Le ministre des Technologies de l'information, Rajeev Chandrasekhar, a soulevé la question. Il a accusé Google de violer les règles du pays en matière de technologie numérique et diverses dispositions du droit pénal indien. Il a souligné que le manque de fiabilité des plates-formes d'IA ne pouvait servir d'excuse pour les soustraire aux lois indiennes.

«Le gouvernement l'a déjà dit – je le répète à l'attention de @GoogleIndia –, nos nagriks [citoyens] numériques ne doivent pas faire l'objet d'expériences avec des plates-formes, algorithmes, modèles “non fiables”… Dire “Désolé, c’est peu fiable” n'exempte pas de la loi», a-t-il écrit sur X.

Google a répondu qu'il avait résolu le problème et qu'il travaillait à l'amélioration du système, précisant que «Gemini est conçu comme un outil de créativité et de productivité» et qu'«il n'est pas toujours fiable».
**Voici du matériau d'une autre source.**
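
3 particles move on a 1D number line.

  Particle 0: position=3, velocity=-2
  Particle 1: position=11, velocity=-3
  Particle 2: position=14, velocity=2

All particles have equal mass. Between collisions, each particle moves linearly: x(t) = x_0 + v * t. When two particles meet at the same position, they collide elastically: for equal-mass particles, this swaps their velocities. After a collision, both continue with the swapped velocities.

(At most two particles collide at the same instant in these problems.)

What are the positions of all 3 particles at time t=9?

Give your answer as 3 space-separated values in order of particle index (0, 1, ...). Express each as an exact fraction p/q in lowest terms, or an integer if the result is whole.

Answer: -16 -15 32

Derivation:
Collision at t=8: particles 0 and 1 swap velocities; positions: p0=-13 p1=-13 p2=30; velocities now: v0=-3 v1=-2 v2=2
Advance to t=9 (no further collisions before then); velocities: v0=-3 v1=-2 v2=2; positions = -16 -15 32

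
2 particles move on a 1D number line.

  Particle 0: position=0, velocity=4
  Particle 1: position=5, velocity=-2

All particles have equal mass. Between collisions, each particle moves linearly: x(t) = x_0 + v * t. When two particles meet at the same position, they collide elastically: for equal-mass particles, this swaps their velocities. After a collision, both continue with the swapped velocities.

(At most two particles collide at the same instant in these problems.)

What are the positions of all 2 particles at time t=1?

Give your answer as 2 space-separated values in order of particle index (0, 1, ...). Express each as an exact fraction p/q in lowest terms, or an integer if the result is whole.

Collision at t=5/6: particles 0 and 1 swap velocities; positions: p0=10/3 p1=10/3; velocities now: v0=-2 v1=4
Advance to t=1 (no further collisions before then); velocities: v0=-2 v1=4; positions = 3 4

Answer: 3 4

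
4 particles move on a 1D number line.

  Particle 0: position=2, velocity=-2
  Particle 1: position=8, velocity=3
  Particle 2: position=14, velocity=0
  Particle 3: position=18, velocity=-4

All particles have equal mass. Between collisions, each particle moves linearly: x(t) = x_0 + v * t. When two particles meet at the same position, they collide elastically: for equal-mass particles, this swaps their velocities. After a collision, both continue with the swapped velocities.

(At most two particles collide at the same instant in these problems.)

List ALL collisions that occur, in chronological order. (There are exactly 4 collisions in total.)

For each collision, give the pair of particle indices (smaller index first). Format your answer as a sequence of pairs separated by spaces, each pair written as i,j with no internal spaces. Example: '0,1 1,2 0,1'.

Collision at t=1: particles 2 and 3 swap velocities; positions: p0=0 p1=11 p2=14 p3=14; velocities now: v0=-2 v1=3 v2=-4 v3=0
Collision at t=10/7: particles 1 and 2 swap velocities; positions: p0=-6/7 p1=86/7 p2=86/7 p3=14; velocities now: v0=-2 v1=-4 v2=3 v3=0
Collision at t=2: particles 2 and 3 swap velocities; positions: p0=-2 p1=10 p2=14 p3=14; velocities now: v0=-2 v1=-4 v2=0 v3=3
Collision at t=8: particles 0 and 1 swap velocities; positions: p0=-14 p1=-14 p2=14 p3=32; velocities now: v0=-4 v1=-2 v2=0 v3=3

Answer: 2,3 1,2 2,3 0,1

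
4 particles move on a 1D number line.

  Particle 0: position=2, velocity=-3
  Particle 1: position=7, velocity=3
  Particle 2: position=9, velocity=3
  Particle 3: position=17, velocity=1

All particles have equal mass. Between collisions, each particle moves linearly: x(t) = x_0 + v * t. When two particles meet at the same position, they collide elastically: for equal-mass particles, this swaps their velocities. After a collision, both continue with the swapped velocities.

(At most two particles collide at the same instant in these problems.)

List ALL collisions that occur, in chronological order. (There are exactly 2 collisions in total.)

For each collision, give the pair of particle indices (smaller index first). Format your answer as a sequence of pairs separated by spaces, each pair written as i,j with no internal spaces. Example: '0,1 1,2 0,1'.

Answer: 2,3 1,2

Derivation:
Collision at t=4: particles 2 and 3 swap velocities; positions: p0=-10 p1=19 p2=21 p3=21; velocities now: v0=-3 v1=3 v2=1 v3=3
Collision at t=5: particles 1 and 2 swap velocities; positions: p0=-13 p1=22 p2=22 p3=24; velocities now: v0=-3 v1=1 v2=3 v3=3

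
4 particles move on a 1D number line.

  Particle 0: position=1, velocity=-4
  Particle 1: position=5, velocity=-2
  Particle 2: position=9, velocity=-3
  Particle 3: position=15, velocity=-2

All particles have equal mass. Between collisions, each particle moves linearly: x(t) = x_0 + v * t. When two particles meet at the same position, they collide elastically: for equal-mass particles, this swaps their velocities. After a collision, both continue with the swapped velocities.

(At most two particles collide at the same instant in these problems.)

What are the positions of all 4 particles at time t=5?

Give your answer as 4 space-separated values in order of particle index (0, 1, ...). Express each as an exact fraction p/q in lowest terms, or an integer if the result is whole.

Answer: -19 -6 -5 5

Derivation:
Collision at t=4: particles 1 and 2 swap velocities; positions: p0=-15 p1=-3 p2=-3 p3=7; velocities now: v0=-4 v1=-3 v2=-2 v3=-2
Advance to t=5 (no further collisions before then); velocities: v0=-4 v1=-3 v2=-2 v3=-2; positions = -19 -6 -5 5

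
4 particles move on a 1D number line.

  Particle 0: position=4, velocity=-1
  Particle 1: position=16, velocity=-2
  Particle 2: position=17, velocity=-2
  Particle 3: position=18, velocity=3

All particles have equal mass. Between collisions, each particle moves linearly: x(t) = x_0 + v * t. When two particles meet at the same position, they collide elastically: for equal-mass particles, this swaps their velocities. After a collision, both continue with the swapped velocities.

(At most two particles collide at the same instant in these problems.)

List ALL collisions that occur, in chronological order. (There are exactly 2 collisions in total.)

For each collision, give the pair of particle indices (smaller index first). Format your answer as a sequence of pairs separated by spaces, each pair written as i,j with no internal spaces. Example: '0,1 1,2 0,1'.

Collision at t=12: particles 0 and 1 swap velocities; positions: p0=-8 p1=-8 p2=-7 p3=54; velocities now: v0=-2 v1=-1 v2=-2 v3=3
Collision at t=13: particles 1 and 2 swap velocities; positions: p0=-10 p1=-9 p2=-9 p3=57; velocities now: v0=-2 v1=-2 v2=-1 v3=3

Answer: 0,1 1,2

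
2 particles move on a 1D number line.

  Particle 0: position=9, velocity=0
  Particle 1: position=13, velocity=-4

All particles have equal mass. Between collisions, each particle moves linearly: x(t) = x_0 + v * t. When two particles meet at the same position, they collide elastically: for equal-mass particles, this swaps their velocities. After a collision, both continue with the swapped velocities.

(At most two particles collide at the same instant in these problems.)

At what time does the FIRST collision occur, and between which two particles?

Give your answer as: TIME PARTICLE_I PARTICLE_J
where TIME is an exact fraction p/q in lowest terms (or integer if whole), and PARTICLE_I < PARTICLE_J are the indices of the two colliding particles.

Pair (0,1): pos 9,13 vel 0,-4 -> gap=4, closing at 4/unit, collide at t=1
Earliest collision: t=1 between 0 and 1

Answer: 1 0 1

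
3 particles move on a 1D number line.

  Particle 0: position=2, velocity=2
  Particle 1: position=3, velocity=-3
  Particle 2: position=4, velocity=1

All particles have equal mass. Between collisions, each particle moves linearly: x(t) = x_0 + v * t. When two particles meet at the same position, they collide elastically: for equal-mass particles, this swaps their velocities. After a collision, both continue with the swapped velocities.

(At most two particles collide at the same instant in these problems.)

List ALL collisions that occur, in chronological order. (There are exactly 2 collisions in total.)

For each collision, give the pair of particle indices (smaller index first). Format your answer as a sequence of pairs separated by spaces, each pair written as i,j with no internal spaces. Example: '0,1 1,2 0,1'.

Collision at t=1/5: particles 0 and 1 swap velocities; positions: p0=12/5 p1=12/5 p2=21/5; velocities now: v0=-3 v1=2 v2=1
Collision at t=2: particles 1 and 2 swap velocities; positions: p0=-3 p1=6 p2=6; velocities now: v0=-3 v1=1 v2=2

Answer: 0,1 1,2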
Cet incident survient alors que Google a dû présenter ses excuses et suspendre certaines tâches de Gemini la semaine dernière, lorsque le modèle a représenté des personnages blancs spécifiques, tels que les pères fondateurs des États-Unis ou des groupes tels que les soldats allemands de l’époque nazie, comme des personnes de couleur.

Cette décision a été perçue par les experts comme une correction excessive des problèmes de préjugés raciaux qui existent depuis longtemps avec l'IA, ce qui a suscité de nouvelles inquiétudes à son sujet.

Lors d'un incident similaire survenu au début du mois, la plate-forme de médias sociaux X a déclaré que le gouvernement indien lui avait ordonné de supprimer les messages qui exprimaient un soutien aux agriculteurs du nord de l'Inde qui réclamaient des prix plus élevés pour leurs récoltes.

Tout en se conformant aux ordres, X a exprimé son désaccord, citant des préoccupations relatives à la restriction de la liberté d'expression.